Another exciting element for the band this time around was getting to record with new drummer Art Cruz for the first time. “You know we had been playing with Art for a couple of years before we got into any kind of pre-production for this album,” says Morton. “So it was not playing with him that was the new experience, we had worked out all of those transitions and the feel of things on the stage over the past year and a half, but we were excited to be able to write music with him.”

“But yeah when it came to process we worked with Josh Wilbur like we always do,” he continues. “But I think the biggest difference was the way the time was spread out. We started to work on this album while we were still touring with Slayer. We still had a couple of legs left on the Slayer farewell campaign and that was really the reason why it was so long between albums because that tour cycle got extended. So on breaks from that tour Willie, Josh and I would go into a studio somewhere and work for a week and a half on demos for new songs, so we would do that, then head out onto the road again, do that and then on the road again. So we would have this brief pre-production sessions that were like spread out for over a year and that really gave us a lot longer to really sit with the material and let it settle.”

“I turn that gave Randy longer with each song,” he explains. “That let him work out the themes that he wanted to attach to each song. That gave him a chance to really write around it and so that really gave us a long view of being able to put all the material together. While that was all born out of necessatity given our tour schedule it really did become an asset and it became an unique part of the album because it was gestated over such a long period of time.”

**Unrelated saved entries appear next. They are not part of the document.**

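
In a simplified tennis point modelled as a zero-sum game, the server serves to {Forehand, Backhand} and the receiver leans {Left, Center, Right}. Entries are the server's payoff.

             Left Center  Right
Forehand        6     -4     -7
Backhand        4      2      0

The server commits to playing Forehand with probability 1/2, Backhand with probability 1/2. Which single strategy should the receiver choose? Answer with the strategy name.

Right

If the receiver plays Left, the server's expected payoff is (1/2)·6 + (1/2)·4 = 5.
If the receiver plays Center, the server's expected payoff is (1/2)·(-4) + (1/2)·2 = -1.
If the receiver plays Right, the server's expected payoff is (1/2)·(-7) + (1/2)·0 = -7/2.
The receiver minimizes the server's payoff; the smallest is -7/2, so the best response is Right.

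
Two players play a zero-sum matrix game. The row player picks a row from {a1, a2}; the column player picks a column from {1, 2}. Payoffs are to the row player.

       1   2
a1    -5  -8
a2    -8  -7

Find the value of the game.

Row minima: a1 → -8, a2 → -8; maximin = -8.
Column maxima: 1 → -5, 2 → -7; minimax = -7.
-8 ≠ -7, so there is no saddle point; optimal play is mixed.
Let the row player play a1 with probability p. Expected payoff against 1: (-5)p + (-8)(1−p) = 3p − 8; against 2: (-8)p + (-7)(1−p) = −p − 7.
Setting these equal: 3p − 8 = −p − 7 ⇒ 4p = 1 ⇒ p = 1/4, and the value is (3)·(1/4) − 8 = -29/4.
For the column player: with q = P(1), equating a1's and a2's payoffs gives 3q − 8 = −q − 7 ⇒ q = 1/4.

-29/4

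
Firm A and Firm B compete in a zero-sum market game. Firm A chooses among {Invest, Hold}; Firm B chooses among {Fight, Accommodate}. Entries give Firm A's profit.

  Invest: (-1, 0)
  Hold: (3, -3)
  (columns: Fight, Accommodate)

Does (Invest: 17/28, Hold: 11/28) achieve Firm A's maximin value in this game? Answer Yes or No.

No

Against Fight this mix gives (17/28)·(-1) + (11/28)·3 = 4/7.
Against Accommodate this mix gives (17/28)·0 + (11/28)·(-3) = -33/28.
Firm B will play Accommodate, holding Firm A to -33/28. Shifting weight toward the row that does better against Accommodate would raise this floor (the equalizing mix achieves -3/7 against both Accommodate and Fight), so the proposed strategy is not optimal.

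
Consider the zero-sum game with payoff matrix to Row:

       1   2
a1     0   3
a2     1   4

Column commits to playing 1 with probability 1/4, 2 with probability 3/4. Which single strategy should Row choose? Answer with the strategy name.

a2

Expected payoff of a1: (1/4)·0 + (3/4)·3 = 9/4.
Expected payoff of a2: (1/4)·1 + (3/4)·4 = 13/4.
The largest is 13/4, so Row's best response is a2.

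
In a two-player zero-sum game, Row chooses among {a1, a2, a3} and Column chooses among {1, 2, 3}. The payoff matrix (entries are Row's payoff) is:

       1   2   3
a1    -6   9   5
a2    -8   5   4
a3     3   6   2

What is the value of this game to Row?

Row minima: a1 → -6, a2 → -8, a3 → 2; maximin = 2.
Column maxima: 1 → 3, 2 → 9, 3 → 5; minimax = 3.
2 ≠ 3, so there is no saddle point; optimal play is mixed.
a2 is strictly dominated by a1, so Row never plays it.
2 is strictly dominated by 1 (it gives Row strictly more in every row), so Column never plays it.
On the remaining 2×2 (a1, a3 vs 1, 3):
Let Row play a1 with probability p. Expected payoff against 1: (-6)p + 3(1−p) = −9p + 3; against 3: 5p + 2(1−p) = 3p + 2.
Setting these equal: −9p + 3 = 3p + 2 ⇒ −12p = -1 ⇒ p = 1/12, and the value is (-9)·(1/12) + 3 = 9/4.
For Column: with q = P(1), equating a1's and a3's payoffs gives −11q + 5 = q + 2 ⇒ q = 1/4.

9/4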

That leads me to ask whether or not that time period meant that the album also looks at more themes as well. “It’s hard to say,” he says after thinking for a moment. “It is hard to dissect like that because the raw material of the album is kind of collected over that time. It wasn’t like we went five years and then Willie and I were like ‘let’s write songs.’ The ideas were documented over that course of time, so I guess it could be but I haven’t really micro-analysed it like that. I do know though that there were a few influences in there so over that time that may well be the case. I do know that this is a very dynamic album though.”

 

Lamb Of God is out on the June 19th 2020 through Nuclear Blast Records.